Nicole Eggert: Ich bin – wie auch in der politischen Gesellschaft – ein Gegner aller Extreme. Momentan habe ich bei vielen Themen das Gefühl, dass wir die Mitte des Sinnvollen verlassen. Die einen sagen, alle sollen ins Büro kommen. Die anderen möchten, dass sich alle aussuchen, wo, wann und wie sie arbeiten. Die einen fordern, dass alle Mitarbeitenden auf einen Sockel gestellt und – mit Verlaub – mit Wertschätzung hofiert werden. Andere verlangen die Auflockerung von wichtigen Regeln im Arbeitnehmerschutz. Ich finde keine dieser extremen Positionen gut, sondern sehe Maß und Mitte als sinnvoll.
Zur Frage: Die Mitarbeitenden, die Homeoffice machen können, sollen das flexibel an ein paar Tagen in der Woche tun können.
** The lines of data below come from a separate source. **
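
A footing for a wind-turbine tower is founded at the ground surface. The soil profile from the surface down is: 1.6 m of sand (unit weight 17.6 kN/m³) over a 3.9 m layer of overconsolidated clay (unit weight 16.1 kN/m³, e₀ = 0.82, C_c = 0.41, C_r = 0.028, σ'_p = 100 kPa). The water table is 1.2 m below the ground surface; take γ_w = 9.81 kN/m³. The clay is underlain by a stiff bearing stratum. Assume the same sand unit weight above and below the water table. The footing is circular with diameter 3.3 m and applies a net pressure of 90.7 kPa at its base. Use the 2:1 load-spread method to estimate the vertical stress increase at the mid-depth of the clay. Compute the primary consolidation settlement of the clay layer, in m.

Mid-depth of clay below the ground surface: z = 1.6 + 3.9/2 = 3.55 m.
Total vertical stress at mid-clay: σ_v = 17.6×1.6 + 16.1×1.95 = 59.555 kPa.
Pore pressure: u = 9.81×(3.55 − 1.2) = 23.054 kPa.
Initial effective stress: σ'_0 = σ_v − u = 59.555 − 23.054 = 36.501 kPa.
Stress increase at mid-clay by the 2:1 spreading method:
Δσ ≈ qD²/(D+z)² = 90.7×3.3²/(3.3+3.55)² = 21.05 kPa
Final effective stress: σ'_f = 36.501 + 21.05 = 57.551 kPa.
σ'_f = 57.551 ≤ σ'_p = 100 kPa, so the clay remains overconsolidated and only the recompression index applies:
S_c = C_r·H/(1+e₀)·log₁₀(σ'_f/σ'_0) = 0.028×3.9/1.82×log₁₀(57.551/36.501)
    = 0.060001 × 0.19775 = 0.01187 m

S_c ≈ 0.0119 m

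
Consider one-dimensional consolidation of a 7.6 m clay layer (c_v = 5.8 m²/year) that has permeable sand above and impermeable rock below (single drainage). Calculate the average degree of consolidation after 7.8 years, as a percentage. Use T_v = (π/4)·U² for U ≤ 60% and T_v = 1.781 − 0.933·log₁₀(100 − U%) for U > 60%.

U ≈ 88.3 %

Drainage path length: H_d = H = 7.6 m (single drainage).
T_v = c_v·t/H_d² = 5.8×7.8/7.6² = 0.78324.
T_v = 0.78324 corresponds to the U > 60% branch:
U = 1 − 10^((1.781 − T_v)/0.933)/100 = 0.8827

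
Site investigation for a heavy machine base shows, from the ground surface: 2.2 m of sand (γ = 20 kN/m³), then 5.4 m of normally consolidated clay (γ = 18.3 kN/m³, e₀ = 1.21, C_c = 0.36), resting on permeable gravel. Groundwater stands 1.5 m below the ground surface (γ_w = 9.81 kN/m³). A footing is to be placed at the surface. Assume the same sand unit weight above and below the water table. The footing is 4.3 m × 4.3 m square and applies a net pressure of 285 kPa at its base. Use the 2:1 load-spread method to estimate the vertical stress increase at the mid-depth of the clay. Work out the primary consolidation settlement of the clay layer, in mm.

Mid-depth of clay below the ground surface: z = 2.2 + 5.4/2 = 4.9 m.
Total vertical stress at mid-clay: σ_v = 20×2.2 + 18.3×2.7 = 93.41 kPa.
Pore pressure: u = 9.81×(4.9 − 1.5) = 33.354 kPa.
Initial effective stress: σ'_0 = σ_v − u = 93.41 − 33.354 = 60.056 kPa.
Stress increase at mid-clay by the 2:1 spreading method:
Δσ = qBL/((B+z)(L+z)) = 285×4.3×4.3/((4.3+4.9)(4.3+4.9)) = 62.26 kPa
Final effective stress: σ'_f = σ'_0 + Δσ = 60.056 + 62.26 = 122.32 kPa.
Normally consolidated clay, so the full stress increment lies on the virgin compression line:
S_c = C_c·H/(1+e₀)·log₁₀(σ'_f/σ'_0) = 0.36×5.4/(1+1.21)×log₁₀(122.32/60.056)
    = 0.87964 × 0.30894 = 0.2718 m

S_c ≈ 272 mm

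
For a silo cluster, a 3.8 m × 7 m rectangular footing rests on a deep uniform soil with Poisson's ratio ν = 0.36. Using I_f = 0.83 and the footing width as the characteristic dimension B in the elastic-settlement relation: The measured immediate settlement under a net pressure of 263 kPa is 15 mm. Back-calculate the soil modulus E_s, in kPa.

E_s ≈ 48100 kPa

S_e = q·B·(1−ν²)/E_s · I_f  ⇒  E_s = q·B·(1−ν²)·I_f / S_e.
E_s = 263 × 3.8 × 0.8704 × 0.83 / 0.015 = 48130 kPa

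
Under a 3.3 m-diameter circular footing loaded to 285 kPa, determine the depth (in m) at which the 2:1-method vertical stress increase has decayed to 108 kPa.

2:1 spreading — at depth z the loaded area has grown by z in each plan dimension:
qD²/(D+z)² = Δσ_z ⇒ z = D(√(q/Δσ_z) − 1) = 3.3×(√(285/108) − 1) = 2.061 m

z ≈ 2.06 m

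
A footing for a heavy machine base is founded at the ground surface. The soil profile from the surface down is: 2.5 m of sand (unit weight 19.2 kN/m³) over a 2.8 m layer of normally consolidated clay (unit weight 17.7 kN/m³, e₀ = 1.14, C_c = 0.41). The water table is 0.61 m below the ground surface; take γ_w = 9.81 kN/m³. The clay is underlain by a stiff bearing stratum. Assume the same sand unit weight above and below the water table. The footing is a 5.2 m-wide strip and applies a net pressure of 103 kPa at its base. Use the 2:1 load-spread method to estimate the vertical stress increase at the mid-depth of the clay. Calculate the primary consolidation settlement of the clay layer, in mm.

Mid-depth of clay below the ground surface: z = 2.5 + 2.8/2 = 3.9 m.
Total vertical stress at mid-clay: σ_v = 19.2×2.5 + 17.7×1.4 = 72.78 kPa.
Pore pressure: u = 9.81×(3.9 − 0.61) = 32.275 kPa.
Initial effective stress: σ'_0 = σ_v − u = 72.78 − 32.275 = 40.505 kPa.
Stress increase at mid-clay by the 2:1 spreading method:
Δσ = qB/(B+z) = 103×5.2/(5.2+3.9) = 58.857 kPa
Final effective stress: σ'_f = σ'_0 + Δσ = 40.505 + 58.857 = 99.362 kPa.
Normally consolidated clay, so the full stress increment lies on the virgin compression line:
S_c = C_c·H/(1+e₀)·log₁₀(σ'_f/σ'_0) = 0.41×2.8/(1+1.14)×log₁₀(99.362/40.505)
    = 0.53645 × 0.38971 = 0.2091 m

S_c ≈ 209 mm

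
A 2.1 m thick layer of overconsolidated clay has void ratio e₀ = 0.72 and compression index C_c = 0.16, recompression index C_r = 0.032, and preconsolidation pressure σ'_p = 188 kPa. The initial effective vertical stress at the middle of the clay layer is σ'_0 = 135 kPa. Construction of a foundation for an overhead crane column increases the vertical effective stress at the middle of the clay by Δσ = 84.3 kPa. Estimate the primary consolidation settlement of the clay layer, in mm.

Final effective stress: σ'_f = 135 + 84.3 = 219.3 kPa.
σ'_f = 219.3 > σ'_p = 188 kPa, so the stress path crosses the preconsolidation pressure — recompression up to σ'_p, then virgin compression beyond:
S_c = H/(1+e₀)·[C_r·log₁₀(σ'_p/σ'_0) + C_c·log₁₀(σ'_f/σ'_p)]
    = 2.1/1.72 × [0.032×log₁₀(188/135) + 0.16×log₁₀(219.3/188)]
    = 1.2209 × [0.0046024 + 0.010701] = 0.01868 m

S_c ≈ 18.7 mm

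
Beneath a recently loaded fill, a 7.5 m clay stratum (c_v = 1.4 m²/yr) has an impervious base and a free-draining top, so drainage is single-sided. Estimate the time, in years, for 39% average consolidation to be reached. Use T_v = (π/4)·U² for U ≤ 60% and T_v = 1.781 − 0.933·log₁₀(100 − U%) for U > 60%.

t ≈ 4.8 years

Drainage path length: H_d = H = 7.5 m (single drainage).
U ≤ 60%: T_v = (π/4)·U² = (π/4)×0.39² = 0.11946.
t = T_v·H_d²/c_v = 0.11946×7.5²/1.4 = 4.8 years.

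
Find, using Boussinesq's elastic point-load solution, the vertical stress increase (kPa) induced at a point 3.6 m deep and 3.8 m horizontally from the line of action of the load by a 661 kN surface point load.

Δσ_z ≈ 3.75 kPa

Boussinesq vertical stress below a point load on an elastic half-space:
Δσ_z = 3P/(2πz²) · [1 + (r/z)²]^(−5/2)
r/z = 3.8/3.6 = 1.0556; [1+(r/z)²]^(−5/2) = 0.15386.
Δσ_z = 3×661/(2π×3.6²) × 0.15386 = 24.352 × 0.15386 = 3.747 kPa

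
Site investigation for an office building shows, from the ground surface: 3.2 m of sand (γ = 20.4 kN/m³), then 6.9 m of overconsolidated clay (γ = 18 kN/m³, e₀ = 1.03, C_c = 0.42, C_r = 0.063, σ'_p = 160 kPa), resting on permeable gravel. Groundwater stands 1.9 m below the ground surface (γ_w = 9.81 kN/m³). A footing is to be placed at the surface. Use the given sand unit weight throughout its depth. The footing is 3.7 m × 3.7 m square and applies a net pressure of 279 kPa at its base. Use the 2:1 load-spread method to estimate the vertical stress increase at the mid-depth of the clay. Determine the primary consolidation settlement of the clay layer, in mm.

Mid-depth of clay below the ground surface: z = 3.2 + 6.9/2 = 6.65 m.
Total vertical stress at mid-clay: σ_v = 20.4×3.2 + 18×3.45 = 127.38 kPa.
Pore pressure: u = 9.81×(6.65 − 1.9) = 46.598 kPa.
Initial effective stress: σ'_0 = σ_v − u = 127.38 − 46.598 = 80.782 kPa.
Stress increase at mid-clay by the 2:1 spreading method:
Δσ = qBL/((B+z)(L+z)) = 279×3.7×3.7/((3.7+6.65)(3.7+6.65)) = 35.656 kPa
Final effective stress: σ'_f = 80.782 + 35.656 = 116.44 kPa.
σ'_f = 116.44 ≤ σ'_p = 160 kPa, so the clay remains overconsolidated and only the recompression index applies:
S_c = C_r·H/(1+e₀)·log₁₀(σ'_f/σ'_0) = 0.063×6.9/2.03×log₁₀(116.44/80.782)
    = 0.21414 × 0.15879 = 0.034 m

S_c ≈ 34 mm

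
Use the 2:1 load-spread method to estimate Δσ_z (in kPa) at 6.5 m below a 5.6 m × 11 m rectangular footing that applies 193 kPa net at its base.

Δσ_z ≈ 56.1 kPa

By the 2:1 method the load spreads at 1 horizontal : 2 vertical, so at depth z the loaded area has grown by z in each plan dimension:
Δσ = qBL/((B+z)(L+z)) = 193×5.6×11/((5.6+6.5)(11+6.5)) = 56.145 kPa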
Aber die Begegnung im Büro ist mindestens genauso wichtig. Außerdem kommt mir in der Debatte eine Sache zu kurz: Was ist mit den Menschen, die kein Homeoffice machen können?
inperspective snacks: Auch bei PALMBERG arbeitet ein Großteil der Belegschaft in der Fertigung. Wie beantworten Sie die von Ihnen gestellte Frage?
Nicole Eggert: Wir bei PALMBERG möchten, dass New Work bei allen arbeitenden Menschen ankommt. Auch bei denen, die an der Maschine stehen oder einen Lkw fahren. Das heißt: Bei uns gibt es für die Produktionsbeschäftigten einen verkürzten Freitag. Dieser soll kompensieren, dass diese Menschen eben nie im Homeoffice arbeiten können. Auch erhalten die Kolleginnen und Kollegen aus dem Werk einen zusätzlichen Urlaubstag. Diesen betrachten wir als eine Art Ausgleich für die Herausforderungen der Schichtarbeit. Wir arbeiten daran, dass auch die Menschen in der Produktion flexibler arbeiten können.
inperspective snacks: Trotzdem: Ein Unternehmen kann nur Privilegien ermöglichen, wenn es Produkte verkauft. Was ist der Mehrwert, mit dem sich PALMBERG im umkämpften Markt behaupten will?
Nicole Eggert: Die beste Qualität aus Deutschland. Jedes Bauteil wird bei uns in einheimischen Werken montiert. Von fair bezahlten Fachkräften. Nur so ist unsere bekannte Qualität möglich. Mein Ziel ist es, dass der Name PALMBERG deutschlandweit vor allem für das bestmögliche Produkt steht. Und dass diese unter den bestmöglichen sozialen Bedingungen hierzulande gefertigt werden. Da werden wir uns künftig noch viel stärker positionieren.
inperspective snacks: Zum Abschluss für diese Ausgabe: Seit sieben Jahren sind Sie Geschäftsführerin. Sie erleben also nach 2018 und 2022 die nächste ORGATEC als Geschäftsführerin. Kann man auf dem Messestand sehen, wie sich PALMBERG verändert hat?
Nicole Eggert: Wir sind bunter geworden und kreativer. Zwar verkaufen wir klassische Möbel immer noch mit Abstand am besten. Die Schreibtische – unsere Erfolgsprodukte – dominieren beispielsweise im Markt der mittelständischen Unternehmen. Aber wir spüren auch ein wachsendes Interesse an unseren innovativen Systemen für Mittelzonen und kommunikative Bereiche. Mir ist das besonders wichtig, weil wir darüber noch stärker unser Handwerk präsentieren können. PALMBERG ist nicht nur grau, sondern auf eine verlässliche Weise lebhaft.
Nicole Eggert (Jahrgang 1977) ist seit 2017 Geschäftsführerin bei PALMBERG. Zuvor verbrachte die Mecklenburgerin fast ihr ganzes Berufsleben beim Büromöbelhersteller. Von der Ausbildung über die Leitung der Planungsabteilung bis zur Führungsrolle des Familienunternehmens. Für PALMBERG arbeiten in mehreren Werken mehr als 650 Beschäftigte.